Drug’s 5000% price rise puts spotlight on soaring US drug costs
BMJ 2015; 351 doi: https://doi.org/10.1136/bmj.h5114 (Published 24 September 2015) Cite this as: BMJ 2015;351:h5114- Michael McCarthy
- 1Seattle
News that a US pharmaceutical company acquired a 60 year old generic drug and then promptly raised its price 5000% may make soaring US drug prices a major issue in the upcoming presidential campaign.
In August the company, Turing Pharmaceuticals, based in New York City, acquired pyrimethamine (marketed as Daraprim), then promptly raised its price from $13.50 (£9; €12) to $750 a tablet. Pyrimethamine is an antiparasitic drug that in the United States is used primarily to treat toxoplasmosis.
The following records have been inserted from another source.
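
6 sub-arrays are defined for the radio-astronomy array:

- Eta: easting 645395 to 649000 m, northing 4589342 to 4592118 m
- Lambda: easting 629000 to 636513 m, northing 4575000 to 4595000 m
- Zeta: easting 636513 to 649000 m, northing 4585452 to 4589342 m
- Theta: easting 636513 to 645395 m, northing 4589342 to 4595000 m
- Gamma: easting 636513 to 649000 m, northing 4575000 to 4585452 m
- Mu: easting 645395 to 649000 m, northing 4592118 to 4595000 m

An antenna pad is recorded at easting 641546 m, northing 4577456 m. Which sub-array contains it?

Gamma

The point has easting = 641546 and northing = 4577456.
Only Gamma satisfies 636513 ≤ easting ≤ 649000 and 4575000 ≤ northing ≤ 4585452.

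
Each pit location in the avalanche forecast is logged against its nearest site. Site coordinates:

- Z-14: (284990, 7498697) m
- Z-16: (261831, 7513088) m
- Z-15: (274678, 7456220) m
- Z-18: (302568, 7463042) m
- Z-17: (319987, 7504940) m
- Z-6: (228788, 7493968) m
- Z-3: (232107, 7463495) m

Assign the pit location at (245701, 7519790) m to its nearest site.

Squared distances to each site:
Z-14: 1988540170.000; Z-16: 305093704.000; Z-15: 4880811429.000; Z-18: 6454191193.000; Z-17: 5738932296.000; Z-6: 952825253.000; Z-3: 3353923861.000.
Minimum at Z-16.

Z-16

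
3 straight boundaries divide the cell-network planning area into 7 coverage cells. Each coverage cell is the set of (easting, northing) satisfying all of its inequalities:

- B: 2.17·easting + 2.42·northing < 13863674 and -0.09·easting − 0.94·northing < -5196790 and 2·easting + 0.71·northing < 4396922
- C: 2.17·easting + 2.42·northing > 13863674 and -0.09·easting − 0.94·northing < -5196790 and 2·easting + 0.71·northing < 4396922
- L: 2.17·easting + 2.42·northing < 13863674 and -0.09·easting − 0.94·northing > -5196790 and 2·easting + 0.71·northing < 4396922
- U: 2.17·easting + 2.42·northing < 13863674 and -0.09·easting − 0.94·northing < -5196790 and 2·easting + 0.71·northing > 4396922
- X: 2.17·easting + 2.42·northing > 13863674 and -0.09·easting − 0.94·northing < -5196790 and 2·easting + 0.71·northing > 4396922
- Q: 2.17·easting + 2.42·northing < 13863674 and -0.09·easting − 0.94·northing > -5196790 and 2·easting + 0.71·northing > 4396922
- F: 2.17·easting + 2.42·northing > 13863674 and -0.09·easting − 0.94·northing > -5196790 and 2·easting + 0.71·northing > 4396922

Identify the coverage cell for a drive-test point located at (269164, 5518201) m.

2.17·269164 + 2.42·5518201 = 13938132.300, which is > 13863674
-0.09·269164 − 0.94·5518201 = -5211333.700, which is < -5196790
2·269164 + 0.71·5518201 = 4456250.710, which is > 4396922
This sign pattern matches X.

X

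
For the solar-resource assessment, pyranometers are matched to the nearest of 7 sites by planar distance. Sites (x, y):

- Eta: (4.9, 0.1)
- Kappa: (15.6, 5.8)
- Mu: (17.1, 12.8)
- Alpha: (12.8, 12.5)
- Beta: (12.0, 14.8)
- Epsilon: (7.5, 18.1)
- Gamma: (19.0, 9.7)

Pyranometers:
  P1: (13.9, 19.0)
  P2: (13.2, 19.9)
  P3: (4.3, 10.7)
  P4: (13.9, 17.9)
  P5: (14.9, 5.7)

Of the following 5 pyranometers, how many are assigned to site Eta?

P1 → Beta
P2 → Beta
P3 → Epsilon
P4 → Beta
P5 → Kappa
0 of the 5 go to Eta.

0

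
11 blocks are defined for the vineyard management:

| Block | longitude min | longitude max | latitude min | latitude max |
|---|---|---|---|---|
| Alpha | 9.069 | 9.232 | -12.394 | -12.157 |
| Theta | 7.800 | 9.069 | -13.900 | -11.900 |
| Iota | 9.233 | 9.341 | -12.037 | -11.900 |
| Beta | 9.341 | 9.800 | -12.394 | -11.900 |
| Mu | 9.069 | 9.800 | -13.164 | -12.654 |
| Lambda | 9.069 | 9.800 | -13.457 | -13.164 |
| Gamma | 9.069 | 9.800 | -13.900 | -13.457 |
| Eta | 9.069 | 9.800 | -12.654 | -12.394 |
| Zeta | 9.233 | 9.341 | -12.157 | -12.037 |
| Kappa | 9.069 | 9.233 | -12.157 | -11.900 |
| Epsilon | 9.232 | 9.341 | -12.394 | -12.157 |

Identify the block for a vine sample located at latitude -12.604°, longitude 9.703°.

The point has longitude = 9.703 and latitude = -12.604.
Only Eta satisfies 9.069 ≤ longitude ≤ 9.800 and -12.654 ≤ latitude ≤ -12.394.

Eta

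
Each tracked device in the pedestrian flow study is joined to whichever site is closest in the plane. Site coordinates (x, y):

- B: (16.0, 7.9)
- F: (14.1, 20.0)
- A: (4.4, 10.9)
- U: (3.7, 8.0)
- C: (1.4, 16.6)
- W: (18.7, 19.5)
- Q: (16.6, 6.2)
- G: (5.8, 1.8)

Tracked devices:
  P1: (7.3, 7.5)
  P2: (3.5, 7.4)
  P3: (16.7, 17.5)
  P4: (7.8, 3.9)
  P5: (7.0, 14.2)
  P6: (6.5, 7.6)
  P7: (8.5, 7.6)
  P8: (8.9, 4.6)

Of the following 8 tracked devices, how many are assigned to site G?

P1 → U
P2 → U
P3 → W
P4 → G
P5 → A
P6 → U
P7 → U
P8 → G
2 of the 8 go to G.

2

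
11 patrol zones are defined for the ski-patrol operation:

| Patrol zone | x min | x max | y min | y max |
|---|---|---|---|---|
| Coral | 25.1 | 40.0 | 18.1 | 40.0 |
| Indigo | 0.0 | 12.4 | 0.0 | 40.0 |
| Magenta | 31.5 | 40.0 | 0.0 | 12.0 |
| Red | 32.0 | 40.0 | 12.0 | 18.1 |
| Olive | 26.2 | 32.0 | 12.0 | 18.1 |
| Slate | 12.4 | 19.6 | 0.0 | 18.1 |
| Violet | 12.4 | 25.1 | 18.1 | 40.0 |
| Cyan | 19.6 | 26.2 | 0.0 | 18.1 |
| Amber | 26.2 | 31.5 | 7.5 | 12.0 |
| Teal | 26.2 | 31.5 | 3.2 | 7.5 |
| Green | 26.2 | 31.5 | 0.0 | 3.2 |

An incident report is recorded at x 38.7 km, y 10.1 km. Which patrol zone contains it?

Magenta

The point has x = 38.7 and y = 10.1.
Only Magenta satisfies 31.5 ≤ x ≤ 40.0 and 0.0 ≤ y ≤ 12.0.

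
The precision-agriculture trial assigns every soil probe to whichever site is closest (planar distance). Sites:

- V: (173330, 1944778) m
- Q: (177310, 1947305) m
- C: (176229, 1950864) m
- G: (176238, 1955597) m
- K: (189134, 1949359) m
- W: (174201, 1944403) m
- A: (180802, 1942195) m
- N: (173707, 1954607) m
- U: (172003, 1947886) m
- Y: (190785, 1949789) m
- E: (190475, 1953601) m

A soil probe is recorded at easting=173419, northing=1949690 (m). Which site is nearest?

Squared distances to each site:
V: 24135665.000; Q: 20828106.000; C: 9274376.000; G: 42839410.000; K: 247070786.000; W: 28563893.000; A: 110683714.000; N: 24259833.000; U: 5259472.000; Y: 301587757.000; E: 306203057.000.
Minimum at U.

U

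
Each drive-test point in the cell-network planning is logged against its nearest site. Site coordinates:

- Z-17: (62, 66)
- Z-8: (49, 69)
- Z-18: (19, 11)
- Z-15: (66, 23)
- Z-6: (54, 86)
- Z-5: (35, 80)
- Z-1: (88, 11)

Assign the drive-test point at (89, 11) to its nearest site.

Squared distances to each site:
Z-17: 3754.000; Z-8: 4964.000; Z-18: 4900.000; Z-15: 673.000; Z-6: 6850.000; Z-5: 7677.000; Z-1: 1.000.
Minimum at Z-1.

Z-1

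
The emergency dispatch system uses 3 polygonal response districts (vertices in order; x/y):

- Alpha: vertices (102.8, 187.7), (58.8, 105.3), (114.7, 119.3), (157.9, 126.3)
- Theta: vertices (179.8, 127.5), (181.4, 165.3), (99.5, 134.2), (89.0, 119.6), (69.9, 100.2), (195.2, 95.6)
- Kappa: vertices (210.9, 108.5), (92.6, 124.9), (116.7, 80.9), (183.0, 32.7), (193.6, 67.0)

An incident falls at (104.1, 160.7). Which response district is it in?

Alpha

Cast a ray rightward from (104.1, 160.7). For each polygon, the edges (by vertex number in listed order) whose endpoints lie on opposite sides of y = 160.7, where each meets that height, and whether that is right or left of the point:
Alpha: 1–2 at x≈88.38 (left), 4–1 at x≈127.03 (right) → 1 crossing.
Theta: 1–2 at x≈181.21 (right), 2–3 at x≈169.29 (right) → 2 crossings.
Kappa: no edge straddles that height → 0 crossings.
Only Alpha has an odd count, so the point is inside Alpha.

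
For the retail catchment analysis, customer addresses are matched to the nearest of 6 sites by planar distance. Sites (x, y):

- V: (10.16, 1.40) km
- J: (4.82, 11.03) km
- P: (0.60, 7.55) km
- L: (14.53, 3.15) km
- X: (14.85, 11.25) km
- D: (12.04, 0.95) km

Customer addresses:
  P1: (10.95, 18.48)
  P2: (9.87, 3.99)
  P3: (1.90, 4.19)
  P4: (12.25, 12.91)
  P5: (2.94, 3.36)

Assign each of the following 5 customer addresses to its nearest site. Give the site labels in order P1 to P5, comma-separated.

P1 → X (d²=67.48)
P2 → V (d²=6.79)
P3 → P (d²=12.98)
P4 → X (d²=9.52)
P5 → P (d²=23.03)

X, V, P, X, P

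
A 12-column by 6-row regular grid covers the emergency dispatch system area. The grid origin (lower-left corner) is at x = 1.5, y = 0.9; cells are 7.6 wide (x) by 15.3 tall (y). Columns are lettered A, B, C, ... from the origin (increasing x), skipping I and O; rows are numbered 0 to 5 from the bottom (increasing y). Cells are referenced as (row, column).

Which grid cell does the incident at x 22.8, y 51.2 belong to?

Column index: ⌊(22.8 − 1.5) / 7.6⌋ = ⌊2.803⌋ = 2 → column C
Row offset from origin: ⌊(51.2 − 0.9) / 15.3⌋ = ⌊3.288⌋ = 3 → row 3

(3, C)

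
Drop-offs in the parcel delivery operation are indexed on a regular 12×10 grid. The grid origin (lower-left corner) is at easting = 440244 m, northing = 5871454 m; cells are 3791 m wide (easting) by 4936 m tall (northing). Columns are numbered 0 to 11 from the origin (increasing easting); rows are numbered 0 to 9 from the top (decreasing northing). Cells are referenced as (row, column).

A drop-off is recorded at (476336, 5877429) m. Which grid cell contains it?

(8, 9)

Column index: ⌊(476336 − 440244) / 3791⌋ = ⌊9.520⌋ = 9
Row offset from origin: ⌊(5877429 − 5871454) / 4936⌋ = ⌊1.210⌋ = 1 → row 8 (counted from top)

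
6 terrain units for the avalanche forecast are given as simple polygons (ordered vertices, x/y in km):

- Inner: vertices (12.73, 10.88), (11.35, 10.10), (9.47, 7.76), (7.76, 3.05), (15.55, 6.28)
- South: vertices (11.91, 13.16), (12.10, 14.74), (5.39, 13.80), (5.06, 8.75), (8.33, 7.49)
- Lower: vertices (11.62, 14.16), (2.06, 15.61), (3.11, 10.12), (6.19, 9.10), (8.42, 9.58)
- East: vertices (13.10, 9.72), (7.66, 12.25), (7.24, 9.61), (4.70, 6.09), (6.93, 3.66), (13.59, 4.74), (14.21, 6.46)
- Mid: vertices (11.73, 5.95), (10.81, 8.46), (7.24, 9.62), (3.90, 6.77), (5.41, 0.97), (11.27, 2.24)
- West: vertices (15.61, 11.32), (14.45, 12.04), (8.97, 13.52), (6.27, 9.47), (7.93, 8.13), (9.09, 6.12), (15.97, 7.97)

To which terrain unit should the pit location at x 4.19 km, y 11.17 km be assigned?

Cast a ray rightward from (4.19, 11.17). For each polygon, the edges (by vertex number in listed order) whose endpoints lie on opposite sides of y = 11.17, where each meets that height, and whether that is right or left of the point:
Inner: no edge straddles that height → 0 crossings.
South: 3–4 at x≈5.218 (right), 5–1 at x≈10.654 (right) → 2 crossings.
Lower: 2–3 at x≈2.909 (left), 5–1 at x≈9.531 (right) → 1 crossing.
East: 1–2 at x≈9.982 (right), 2–3 at x≈7.488 (right) → 2 crossings.
Mid: no edge straddles that height → 0 crossings.
West: 3–4 at x≈7.403 (right), 7–1 at x≈15.626 (right) → 2 crossings.
Only Lower has an odd count, so the point is inside Lower.

Lower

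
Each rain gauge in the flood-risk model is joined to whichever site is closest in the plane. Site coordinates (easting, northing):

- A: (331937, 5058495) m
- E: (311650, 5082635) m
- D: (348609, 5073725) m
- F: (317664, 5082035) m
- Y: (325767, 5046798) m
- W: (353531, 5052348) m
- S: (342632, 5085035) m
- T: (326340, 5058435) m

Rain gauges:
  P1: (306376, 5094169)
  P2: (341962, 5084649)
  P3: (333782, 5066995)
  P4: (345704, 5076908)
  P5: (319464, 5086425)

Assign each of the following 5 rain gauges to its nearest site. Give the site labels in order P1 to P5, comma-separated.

P1 → E (d²=160848232.00)
P2 → S (d²=597896.00)
P3 → A (d²=75654025.00)
P4 → D (d²=18570514.00)
P5 → F (d²=22512100.00)

E, S, A, D, F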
Toxoplasmosis can cause severe brain and eye damage, particularly in infants born to mothers who had been newly infected and people with severely weakened immune systems, including patients with AIDS, people undergoing chemotherapy, and recipients of transplants. The Infectious Diseases Society of America and the HIV Medicine Association estimated that at the new price the cost of treating a patient with a course of pyrimethamine would now range from $336 000 to $634 500, depending on the patient’s weight.